Here are my questions:

  1. Why the coefficient of determination can be interpreted as the percentage of $Y$ variable that can be attributed to the relationship? In other words how did the author come up with this interpretation?
  2. What does the last sentence in the excerpt mean? What does it mean that 63% of the variation in $Y$ can be attributed to the variation in $X$?

Best Answer

Suppose you run a regression of $Y$ on regressor matrix $X$ with error term $\varepsilon$, i.e. \begin{align} Y = X\beta + \varepsilon \end{align} where $Y$, $\beta$, and $\varepsilon$ are $n\times1$ vectors and $X$ is a $n\times p$ matrix. Using Ordinary Least Squares (OLS), you estimate $\beta$ as $\hat{\beta}$ and obtain $\hat{y} = X\hat{\beta}$. Denote $\bar{y} = n^{-1}\sum_{i=1}^ny_i$, i.e. $\bar{y}$ is the average value of the entries in $y$.

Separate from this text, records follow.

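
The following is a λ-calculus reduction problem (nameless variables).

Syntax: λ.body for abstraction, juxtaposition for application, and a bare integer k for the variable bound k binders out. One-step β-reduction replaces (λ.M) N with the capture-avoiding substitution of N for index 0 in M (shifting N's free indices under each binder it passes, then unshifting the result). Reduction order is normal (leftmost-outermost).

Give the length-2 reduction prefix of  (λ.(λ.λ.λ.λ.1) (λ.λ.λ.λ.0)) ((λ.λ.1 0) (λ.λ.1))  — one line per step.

  start: (λ.(λ.λ.λ.λ.1) (λ.λ.λ.λ.0)) ((λ.λ.1 0) (λ.λ.1))
  [1] (λ.λ.λ.λ.1) (λ.λ.λ.λ.0)
  [2] λ.λ.λ.1

Answer: after 2 steps: λ.λ.λ.1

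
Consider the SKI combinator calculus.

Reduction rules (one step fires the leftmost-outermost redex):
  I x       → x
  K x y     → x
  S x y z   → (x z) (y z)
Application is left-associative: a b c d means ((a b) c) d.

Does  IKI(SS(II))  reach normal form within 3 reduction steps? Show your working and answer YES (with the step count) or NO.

  start: IKI(SS(II))
  step 1: KI(SS(II))
  step 2: I

Answer: YES — reaches normal form I in 2 ≤ 3 steps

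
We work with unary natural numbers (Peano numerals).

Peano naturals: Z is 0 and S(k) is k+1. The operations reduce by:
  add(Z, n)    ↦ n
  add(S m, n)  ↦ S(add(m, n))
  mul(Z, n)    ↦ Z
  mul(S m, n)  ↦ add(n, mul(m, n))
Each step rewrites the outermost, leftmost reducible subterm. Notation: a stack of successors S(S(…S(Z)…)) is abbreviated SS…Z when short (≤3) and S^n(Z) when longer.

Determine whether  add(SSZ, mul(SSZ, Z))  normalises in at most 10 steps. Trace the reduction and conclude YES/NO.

  start: add(SSZ, mul(SSZ, Z))
  →1  S(add(SZ, mul(SSZ, Z)))
  →2  S(S(add(Z, mul(SSZ, Z))))
  →3  S(S(mul(SSZ, Z)))
  →4  S(S(add(Z, mul(SZ, Z))))
  →5  S(S(mul(SZ, Z)))
  →6  S(S(add(Z, mul(Z, Z))))
  →7  S(S(mul(Z, Z)))
  →8  SSZ

Answer: YES — reaches normal form SSZ in 8 ≤ 10 steps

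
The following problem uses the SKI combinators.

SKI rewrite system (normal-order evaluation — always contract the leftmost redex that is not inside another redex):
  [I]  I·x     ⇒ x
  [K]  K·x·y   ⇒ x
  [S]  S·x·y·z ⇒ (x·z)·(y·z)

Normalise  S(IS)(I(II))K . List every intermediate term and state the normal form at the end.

Answer: normal form = SKK  (in 5 steps)

Reduction:
  start: S(IS)(I(II))K
  [1] ISK(I(II)K)
  [2] SK(I(II)K)
  [3] SK(IIK)
  [4] SK(IK)
  [5] SKK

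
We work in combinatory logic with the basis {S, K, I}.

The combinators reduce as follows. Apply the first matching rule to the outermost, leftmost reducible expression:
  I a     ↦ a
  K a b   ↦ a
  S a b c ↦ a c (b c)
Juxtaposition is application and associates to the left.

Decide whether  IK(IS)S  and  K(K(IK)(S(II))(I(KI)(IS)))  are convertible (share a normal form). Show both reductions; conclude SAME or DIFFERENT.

Answer: DIFFERENT — A ⇓ S, B ⇓ K(KI)

Working:
Term A:
  start: IK(IS)S
  [1] K(IS)S
  [2] IS
  [3] S

Term B:
  start: K(K(IK)(S(II))(I(KI)(IS)))
  [1] K(IK(I(KI)(IS)))
  [2] K(K(I(KI)(IS)))
  [3] K(K(KI(IS)))
  [4] K(KI)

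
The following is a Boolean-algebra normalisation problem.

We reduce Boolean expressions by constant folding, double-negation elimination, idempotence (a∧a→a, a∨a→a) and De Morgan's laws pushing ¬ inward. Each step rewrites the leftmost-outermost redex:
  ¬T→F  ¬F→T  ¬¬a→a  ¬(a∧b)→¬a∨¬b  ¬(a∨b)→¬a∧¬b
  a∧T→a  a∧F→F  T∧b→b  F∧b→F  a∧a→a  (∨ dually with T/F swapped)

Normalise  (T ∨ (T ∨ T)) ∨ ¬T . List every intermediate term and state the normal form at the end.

  start: (T ∨ (T ∨ T)) ∨ ¬T
  →1  T ∨ ¬T
  →2  T

Answer: normal form = T  (in 2 steps)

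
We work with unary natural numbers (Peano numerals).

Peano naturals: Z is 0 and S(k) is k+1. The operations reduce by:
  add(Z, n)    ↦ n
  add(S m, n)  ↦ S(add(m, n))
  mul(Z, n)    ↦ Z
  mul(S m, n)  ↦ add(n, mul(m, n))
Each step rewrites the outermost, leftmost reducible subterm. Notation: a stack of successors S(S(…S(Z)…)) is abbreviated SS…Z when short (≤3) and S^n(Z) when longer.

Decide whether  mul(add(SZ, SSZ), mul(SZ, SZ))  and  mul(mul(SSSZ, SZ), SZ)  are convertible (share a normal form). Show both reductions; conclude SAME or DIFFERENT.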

Define the Total Sum of Squares (TSS) as $TSS:=\sum_{i=1}^n (y_i - \bar{y})^2$. This is the total square variation of $y$ without explaining any of this variation using $X$. One can further define the Residual Sum of Square (RSS) as $RSS:=\sum_{i=1}^n (y_i - \hat{y_i})^2$ and the Explained Sum of Square (ESS) as $ESS:= \sum_{i=1}^n (\hat{y_i} - \bar{y})^2$. RSS is called this way because it gives the variation of $y$ after using the fitted value $\hat{y_i}$ (instead of the mean) as predictor. ESS is the remaining (unexplained) variation after fitting the model.

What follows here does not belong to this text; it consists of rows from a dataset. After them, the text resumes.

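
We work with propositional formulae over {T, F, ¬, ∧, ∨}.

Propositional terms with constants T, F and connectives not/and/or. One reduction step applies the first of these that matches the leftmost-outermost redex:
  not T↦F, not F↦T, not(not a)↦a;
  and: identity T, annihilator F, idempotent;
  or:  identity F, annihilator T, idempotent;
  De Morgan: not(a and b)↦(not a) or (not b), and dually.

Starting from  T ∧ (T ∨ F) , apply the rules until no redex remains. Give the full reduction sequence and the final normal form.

Answer: normal form = T  (in 2 steps)

Derivation:
  start: T ∧ (T ∨ F)
  step 1: T ∨ F
  step 2: T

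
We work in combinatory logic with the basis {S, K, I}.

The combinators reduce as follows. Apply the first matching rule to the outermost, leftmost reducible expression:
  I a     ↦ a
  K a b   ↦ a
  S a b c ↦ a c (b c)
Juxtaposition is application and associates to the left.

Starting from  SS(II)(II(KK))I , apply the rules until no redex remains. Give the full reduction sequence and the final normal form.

Answer: normal form = KK  (in 10 steps)

Reduction:
  start: SS(II)(II(KK))I
  [1] S(II(KK))(II(II(KK)))I
  [2] II(KK)I(II(II(KK))I)
  [3] I(KK)I(II(II(KK))I)
  [4] KKI(II(II(KK))I)
  [5] K(II(II(KK))I)
  [6] K(I(II(KK))I)
  [7] K(II(KK)I)
  [8] K(I(KK)I)
  [9] K(KKI)
  [10] KK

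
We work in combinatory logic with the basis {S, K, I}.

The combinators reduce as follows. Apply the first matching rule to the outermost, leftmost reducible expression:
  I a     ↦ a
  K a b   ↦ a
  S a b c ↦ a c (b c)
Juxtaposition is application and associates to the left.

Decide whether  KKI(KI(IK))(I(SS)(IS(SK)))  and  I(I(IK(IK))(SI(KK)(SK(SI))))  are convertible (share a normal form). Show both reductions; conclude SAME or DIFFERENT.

Answer: DIFFERENT — A ⇓ I, B ⇓ K

Working:
Term A:
  start: KKI(KI(IK))(I(SS)(IS(SK)))
  [1] K(KI(IK))(I(SS)(IS(SK)))
  [2] KI(IK)
  [3] I

Term B:
  start: I(I(IK(IK))(SI(KK)(SK(SI))))
  [1] I(IK(IK))(SI(KK)(SK(SI)))
  [2] IK(IK)(SI(KK)(SK(SI)))
  [3] K(IK)(SI(KK)(SK(SI)))
  [4] IK
  [5] K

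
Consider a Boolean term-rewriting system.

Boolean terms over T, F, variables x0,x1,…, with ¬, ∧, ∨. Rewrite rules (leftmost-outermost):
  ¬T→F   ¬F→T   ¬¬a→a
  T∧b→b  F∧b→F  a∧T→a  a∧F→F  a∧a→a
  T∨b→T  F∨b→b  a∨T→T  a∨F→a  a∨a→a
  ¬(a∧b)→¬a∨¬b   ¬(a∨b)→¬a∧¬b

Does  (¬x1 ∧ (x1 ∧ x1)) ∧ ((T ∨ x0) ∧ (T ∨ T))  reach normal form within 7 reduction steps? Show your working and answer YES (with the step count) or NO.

  start: (¬x1 ∧ (x1 ∧ x1)) ∧ ((T ∨ x0) ∧ (T ∨ T))
  →1  (¬x1 ∧ x1) ∧ ((T ∨ x0) ∧ (T ∨ T))
  →2  (¬x1 ∧ x1) ∧ (T ∧ (T ∨ T))
  →3  (¬x1 ∧ x1) ∧ (T ∨ T)
  →4  (¬x1 ∧ x1) ∧ T
  →5  ¬x1 ∧ x1

Answer: YES — reaches normal form ¬x1 ∧ x1 in 5 ≤ 7 steps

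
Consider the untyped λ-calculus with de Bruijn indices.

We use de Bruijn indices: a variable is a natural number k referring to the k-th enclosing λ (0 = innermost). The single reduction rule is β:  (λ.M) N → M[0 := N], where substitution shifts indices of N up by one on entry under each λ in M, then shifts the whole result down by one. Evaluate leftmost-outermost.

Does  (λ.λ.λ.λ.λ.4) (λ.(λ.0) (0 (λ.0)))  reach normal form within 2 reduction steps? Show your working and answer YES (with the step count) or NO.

Answer: YES — reaches normal form λ.λ.λ.λ.λ.0 (λ.0) in 2 ≤ 2 steps

Derivation:
  start: (λ.λ.λ.λ.λ.4) (λ.(λ.0) (0 (λ.0)))
  →1  λ.λ.λ.λ.λ.(λ.0) (0 (λ.0))
  →2  λ.λ.λ.λ.λ.0 (λ.0)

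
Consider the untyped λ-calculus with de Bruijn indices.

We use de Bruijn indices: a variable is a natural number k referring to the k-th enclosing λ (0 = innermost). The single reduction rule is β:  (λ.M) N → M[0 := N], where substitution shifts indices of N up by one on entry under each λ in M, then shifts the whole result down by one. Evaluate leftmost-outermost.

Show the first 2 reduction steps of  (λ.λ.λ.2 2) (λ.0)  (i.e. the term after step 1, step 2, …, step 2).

Answer: after 2 steps: λ.λ.λ.0

Reduction:
  start: (λ.λ.λ.2 2) (λ.0)
  →1  λ.λ.(λ.0) (λ.0)
  →2  λ.λ.λ.0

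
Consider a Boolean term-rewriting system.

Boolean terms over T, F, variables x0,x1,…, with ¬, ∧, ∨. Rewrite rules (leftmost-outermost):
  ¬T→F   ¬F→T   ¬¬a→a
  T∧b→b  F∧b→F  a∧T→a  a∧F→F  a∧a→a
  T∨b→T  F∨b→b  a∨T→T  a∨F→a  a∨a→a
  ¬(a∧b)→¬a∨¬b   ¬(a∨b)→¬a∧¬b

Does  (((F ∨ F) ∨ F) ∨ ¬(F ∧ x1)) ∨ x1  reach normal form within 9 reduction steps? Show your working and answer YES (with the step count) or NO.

  start: (((F ∨ F) ∨ F) ∨ ¬(F ∧ x1)) ∨ x1
  →1  ((F ∨ F) ∨ ¬(F ∧ x1)) ∨ x1
  →2  (F ∨ ¬(F ∧ x1)) ∨ x1
  →3  ¬(F ∧ x1) ∨ x1
  →4  (¬F ∨ ¬x1) ∨ x1
  →5  (T ∨ ¬x1) ∨ x1
  →6  T ∨ x1
  →7  T

Answer: YES — reaches normal form T in 7 ≤ 9 steps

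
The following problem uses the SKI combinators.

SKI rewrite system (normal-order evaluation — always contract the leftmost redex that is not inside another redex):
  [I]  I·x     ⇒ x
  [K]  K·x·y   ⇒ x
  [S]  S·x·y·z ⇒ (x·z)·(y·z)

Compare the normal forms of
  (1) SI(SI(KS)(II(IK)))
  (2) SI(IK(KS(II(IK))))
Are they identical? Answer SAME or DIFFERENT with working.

Term A:
  start: SI(SI(KS)(II(IK)))
  →1  SI(I(II(IK))(KS(II(IK))))
  →2  SI(II(IK)(KS(II(IK))))
  →3  SI(I(IK)(KS(II(IK))))
  →4  SI(IK(KS(II(IK))))
  →5  SI(K(KS(II(IK))))
  →6  SI(KS)

Term B:
  start: SI(IK(KS(II(IK))))
  →1  SI(K(KS(II(IK))))
  →2  SI(KS)

Answer: SAME — A ⇓ SI(KS), B ⇓ SI(KS)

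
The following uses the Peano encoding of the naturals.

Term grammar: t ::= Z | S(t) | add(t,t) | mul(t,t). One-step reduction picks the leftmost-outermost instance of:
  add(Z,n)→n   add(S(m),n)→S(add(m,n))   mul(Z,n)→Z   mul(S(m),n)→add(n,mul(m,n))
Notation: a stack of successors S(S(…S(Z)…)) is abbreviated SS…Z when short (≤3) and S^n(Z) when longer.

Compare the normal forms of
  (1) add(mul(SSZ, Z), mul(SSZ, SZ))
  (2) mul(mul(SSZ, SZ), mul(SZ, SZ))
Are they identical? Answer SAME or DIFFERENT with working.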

$R^2$ is defined as $R^2:=1-RSS/TSS$. In the special case of a linear regression (and only then!) does this definition coincide with taking the square of the (estimated) correlation coefficient $r$. Finally, to answer your question, it is easy to just consult the above formula for $R^2$: Because it holds that $TSS = RSS + ESS$, one can rewrite $R^2$ as $R^2 = ESS/TSS = \frac{ESS}{n}/\frac{TSS}{n}$. Crucially, note that $\frac{ESS}{n}$ would be the * unexplained variance* and $\frac{TSS}{n}$ the total variance. This way, $R^2$ can be thought of as indicating the amount of 'explained variance/variation' that $X$ has with respect to $Y$.